Caitlin O’Brien is a final year PhD student focusing on the optimisation of novel culture-based methods for virus discovery in Australian arthropods. Her most recent work includes the identification and characterisation of novel virus species in Australian mosquitoes and ticks. Her six years in research have led to the discovery of novel biological control mechanisms for pathogenic arboviruses, development of monoclonal antibodies to flaviviruses and insect specific viruses and the establishment of the ISE6 cell line for use in Australian tick virus work.

Professor Roy Hall is a specialist in vector-borne virology at the University of Queensland. His research explores emerging arthropod-borne viruses with a focus on their pathogenesis and the development of novel vaccine and diagnostic platforms. The work of his group has led to the design and development of novel diagnostic assays and vaccine candidates and the discovery of several new mosquito- and tick-borne viruses.

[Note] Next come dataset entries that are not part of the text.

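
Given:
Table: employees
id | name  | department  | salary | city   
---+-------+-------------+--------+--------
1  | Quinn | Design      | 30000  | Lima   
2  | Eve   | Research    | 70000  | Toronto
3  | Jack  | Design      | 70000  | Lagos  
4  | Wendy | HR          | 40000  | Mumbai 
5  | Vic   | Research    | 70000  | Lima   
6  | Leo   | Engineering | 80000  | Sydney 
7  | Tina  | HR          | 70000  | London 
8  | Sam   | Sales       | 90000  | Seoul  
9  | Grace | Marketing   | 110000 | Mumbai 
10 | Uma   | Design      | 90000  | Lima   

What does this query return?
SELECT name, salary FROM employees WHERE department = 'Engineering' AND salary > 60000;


Filtering: department = 'Engineering' AND salary > 60000
Matching: 1 rows

1 rows:
Leo, 80000


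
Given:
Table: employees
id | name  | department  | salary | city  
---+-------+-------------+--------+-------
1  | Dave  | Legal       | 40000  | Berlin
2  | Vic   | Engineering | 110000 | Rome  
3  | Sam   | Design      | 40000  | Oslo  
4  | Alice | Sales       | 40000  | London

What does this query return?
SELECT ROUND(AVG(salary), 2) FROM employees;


SUM(salary) = 230000
COUNT = 4
ROUND(AVG, 2) = ROUND(230000 / 4, 2) = 57500.0

57500.0


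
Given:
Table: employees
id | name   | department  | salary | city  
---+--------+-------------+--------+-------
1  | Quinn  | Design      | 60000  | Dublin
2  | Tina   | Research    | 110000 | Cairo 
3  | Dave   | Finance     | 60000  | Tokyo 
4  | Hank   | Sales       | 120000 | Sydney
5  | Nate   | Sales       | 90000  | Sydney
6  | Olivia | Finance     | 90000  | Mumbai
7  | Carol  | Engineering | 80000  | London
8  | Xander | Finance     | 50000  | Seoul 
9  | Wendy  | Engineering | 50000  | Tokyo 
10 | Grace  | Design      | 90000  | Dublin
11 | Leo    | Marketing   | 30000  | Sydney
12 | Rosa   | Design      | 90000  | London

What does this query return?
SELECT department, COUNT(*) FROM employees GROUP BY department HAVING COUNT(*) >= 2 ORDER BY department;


Groups with count >= 2:
  Design: 3 -> PASS
  Engineering: 2 -> PASS
  Finance: 3 -> PASS
  Sales: 2 -> PASS
  Marketing: 1 -> filtered out
  Research: 1 -> filtered out


4 groups:
Design, 3
Engineering, 2
Finance, 3
Sales, 2


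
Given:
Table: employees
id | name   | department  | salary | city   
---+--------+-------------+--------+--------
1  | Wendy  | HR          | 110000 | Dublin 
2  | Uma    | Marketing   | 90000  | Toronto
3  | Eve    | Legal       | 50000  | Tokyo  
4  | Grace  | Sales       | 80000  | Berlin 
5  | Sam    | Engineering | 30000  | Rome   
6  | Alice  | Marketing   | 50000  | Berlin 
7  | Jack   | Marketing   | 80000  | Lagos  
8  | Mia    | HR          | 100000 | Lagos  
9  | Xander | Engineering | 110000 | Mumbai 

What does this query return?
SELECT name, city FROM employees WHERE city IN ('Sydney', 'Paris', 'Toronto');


Filtering: city IN ('Sydney', 'Paris', 'Toronto')
Matching: 1 rows

1 rows:
Uma, Toronto


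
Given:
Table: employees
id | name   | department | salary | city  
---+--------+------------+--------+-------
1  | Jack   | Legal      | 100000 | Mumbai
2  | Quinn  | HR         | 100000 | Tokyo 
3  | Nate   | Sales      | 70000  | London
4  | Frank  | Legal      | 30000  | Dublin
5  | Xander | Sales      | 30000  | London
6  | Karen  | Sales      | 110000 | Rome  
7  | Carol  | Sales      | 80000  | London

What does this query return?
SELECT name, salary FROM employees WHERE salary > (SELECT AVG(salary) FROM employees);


Subquery: AVG(salary) = 74285.71
Filtering: salary > 74285.71
  Jack (100000) -> MATCH
  Quinn (100000) -> MATCH
  Karen (110000) -> MATCH
  Carol (80000) -> MATCH


4 rows:
Jack, 100000
Quinn, 100000
Karen, 110000
Carol, 80000


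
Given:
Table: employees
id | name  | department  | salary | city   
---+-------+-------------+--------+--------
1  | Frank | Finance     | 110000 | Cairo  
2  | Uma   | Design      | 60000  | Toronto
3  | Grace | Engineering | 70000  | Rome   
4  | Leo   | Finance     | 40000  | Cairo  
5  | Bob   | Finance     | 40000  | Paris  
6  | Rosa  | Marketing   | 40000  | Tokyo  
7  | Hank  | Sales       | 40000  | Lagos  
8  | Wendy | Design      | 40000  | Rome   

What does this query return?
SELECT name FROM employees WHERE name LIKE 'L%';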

Professor Ala Lew-Tabor is a molecular biologist and ‘research focused’ academic at the University of Queensland. Research highlights include the developing novel vaccines and molecular assays for ticks and tick-borne diseases, respectively. Her group produces translational outputs for cattle and pets including patented vaccines for commercial uptake (cattle tick and paralysis tick), and laboratory assays for government-based diagnostic facilities.